3
$\begingroup$

We have a set of numbers, of size $m$. We are going to pick $a$ numbers with uniform probability from that set, with replacement. Let X be the random variable denoting the probability of having X of those picks distinct (exactly X distinct values are picked).

Motivation: I need to calculate this probability in order to calculate a more advanced distribution regarding Bloom filters, in particular the distribution of the number of bits set to 1 in a Bloom filter.

Letting that aside, I am having trouble formulating the the PMF for X. I've tried to look out for multi-variate binomial distribution but I couldn't relate it to what I want to do.

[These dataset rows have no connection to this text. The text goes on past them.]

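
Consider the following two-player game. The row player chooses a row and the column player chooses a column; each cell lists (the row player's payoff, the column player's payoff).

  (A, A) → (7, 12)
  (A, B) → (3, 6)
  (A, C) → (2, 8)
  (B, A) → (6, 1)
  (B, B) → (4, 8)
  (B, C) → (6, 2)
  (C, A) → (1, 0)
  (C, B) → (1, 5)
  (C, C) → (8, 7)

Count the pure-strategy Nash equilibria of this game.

Both A: the row player gets 7 (best alternative 6); the column player gets 12 (best alternative 8). Neither deviates — NE.
Both B: the row player gets 4 (best alternative 3); the column player gets 8 (best alternative 2). Neither deviates — NE.
Both C: the row player gets 8 (best alternative 6); the column player gets 7 (best alternative 5). Neither deviates — NE.
(A, B) is not a NE: the row player would switch to B (4 > 3).
No other cell survives both best-response checks, so there are 3 pure NE.

3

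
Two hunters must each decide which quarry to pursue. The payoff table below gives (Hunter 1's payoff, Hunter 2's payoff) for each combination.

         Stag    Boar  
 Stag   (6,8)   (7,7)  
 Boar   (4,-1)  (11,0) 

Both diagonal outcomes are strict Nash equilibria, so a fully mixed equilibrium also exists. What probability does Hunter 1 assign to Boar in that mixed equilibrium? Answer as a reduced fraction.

1/2

Hunter 1's mix p on Stag must make Hunter 2 indifferent between Stag and Boar.
Hunter 2's payoff from Stag: 8p + (-1)(1−p). From Boar: 7p + 0(1−p).
Set equal: 1p = 1(1−p) → p = 1/2.
Probability on Boar is 1 − 1/2 = 1/2.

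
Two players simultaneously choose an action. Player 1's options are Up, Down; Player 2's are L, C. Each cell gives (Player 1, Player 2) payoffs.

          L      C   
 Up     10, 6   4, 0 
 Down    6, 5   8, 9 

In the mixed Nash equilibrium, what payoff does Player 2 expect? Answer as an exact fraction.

Player 1 mixes with probability p on Up, chosen so Player 2 is indifferent: 6p + 5(1−p) = 0p + 9(1−p) gives p = 2/5.
Player 2's expected payoff is 6·2/5 + 5·3/5 = 27/5.

27/5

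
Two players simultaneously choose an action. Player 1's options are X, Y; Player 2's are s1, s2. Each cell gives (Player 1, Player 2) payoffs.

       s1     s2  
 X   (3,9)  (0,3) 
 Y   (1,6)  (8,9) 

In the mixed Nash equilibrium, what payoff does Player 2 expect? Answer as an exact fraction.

7

Player 1 mixes with probability p on X, chosen so Player 2 is indifferent: 9p + 6(1−p) = 3p + 9(1−p) gives p = 1/3.
Player 2's expected payoff is 9·1/3 + 6·2/3 = 7.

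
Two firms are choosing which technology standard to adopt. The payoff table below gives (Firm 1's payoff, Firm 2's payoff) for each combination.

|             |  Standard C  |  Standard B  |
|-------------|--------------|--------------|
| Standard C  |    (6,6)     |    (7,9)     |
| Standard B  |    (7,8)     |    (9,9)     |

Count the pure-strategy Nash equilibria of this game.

Both Standard B: Firm 1 gets 9 (best alternative 7); Firm 2 gets 9 (best alternative 8). Neither deviates — NE.
Both Standard C is not a NE: Firm 1 would switch to Standard B (7 > 6).
No other cell survives both best-response checks, so there is 1 pure NE.

1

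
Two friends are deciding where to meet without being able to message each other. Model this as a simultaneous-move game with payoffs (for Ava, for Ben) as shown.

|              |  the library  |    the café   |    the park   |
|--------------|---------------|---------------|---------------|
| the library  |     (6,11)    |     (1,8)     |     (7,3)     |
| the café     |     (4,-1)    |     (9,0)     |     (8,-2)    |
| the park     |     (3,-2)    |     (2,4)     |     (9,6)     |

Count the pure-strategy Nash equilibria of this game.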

The question is whether there is such a probability distribution in the literature, and if now, how can I approach this problem ?

Thanks.

Update:

I have managed to make a formulation: the probability we pick $x$ distinct values is $ \frac{1}{m} \frac{1}{m-1} \cdots \frac{1}{m-x+1} $

And the probability of picking the rest of our $a-x$ picks in that set of $x$ values is $ \left(\frac{x}{m}\right)^{a-x} $

Finally, the number of such configurations is $\binom{m}{x}$. Multiplying all that together and simplifying gives us a PMF

$ P(X=x;a,m) = \frac{ \left( \frac{m}{x} \right) ^{x-a}}{x!} $

Does that seem to make any sense ?

  • 0
    Alaggan: The number of combinations possible when $k$ balls are selected from a box with $n$ distinguishable balls (with replacement) is $\frac{(n+k-1)!}{(n-1)!k!}$.2011-01-12

4 Answers 4

1

Look up multiset coefficients in Wikipedia's Multiset. Your calculation would actually give $\frac{m!}{x!}\left(\frac{x}{m}\right)^{(a-x)}\binom {m}{x}$ the way you are arguing but the approach is not correct and this will not sum to 1. You are not counting the correct number of ways to get x different items.

  • 0
    Yes, but if you pick a elements and ask the X be distinct, you have a multiset. You allow that certain members are repeated. This section shows how to count the number of ways to have exactly X distinct when picking a.2011-01-12
1

The number of multisets from a set of size $m$ with cardinality $a$ is $\binom{m+a-1}{a}$.

  • 0
    Great! That is an approach worth trying, thanks :)2011-01-12
0

The probability of picking (with replacement) $a$ distinct items from a set of size $m$ is

$ \frac{m}{m} \frac{m-1}{m} ... \frac{m-a+1}{m} = \frac{(m)_a}{m^a} $

A more wordy version is: There are $a$ terms in the above. Each term represents one pick. Your first pick you can pick any of $m$ items from the set, so the probability you pick $1$ distinct item, from $m$ distinct items is $\frac{m}{m}$. Second term comes from the fact that on your second pick, you have $m-1$ options that don't duplicate the first pick. These are independent events, so you can multiply the probabilities together. Rinse and repeat for a total of $a$ times, and you have the result.

  • 0
    Hey, thanks for the answer. Would you kindly provide some explanation of how you reached this conclusion?2013-06-26
0

With $0 \le x \le a$ and $x \le m$, the probability mass function is given by $P(X=x) = S_2[a,x] \dfrac{m!}{m^a (m-x)!}$ where $S_2[a,x]$ is a Stirling number of the second kind.

Your expression counts things which are not equally probable.

You can find other research on the subject searching for "Stirling numbers of the second kind" together with either "occupancy" or "coupon collector".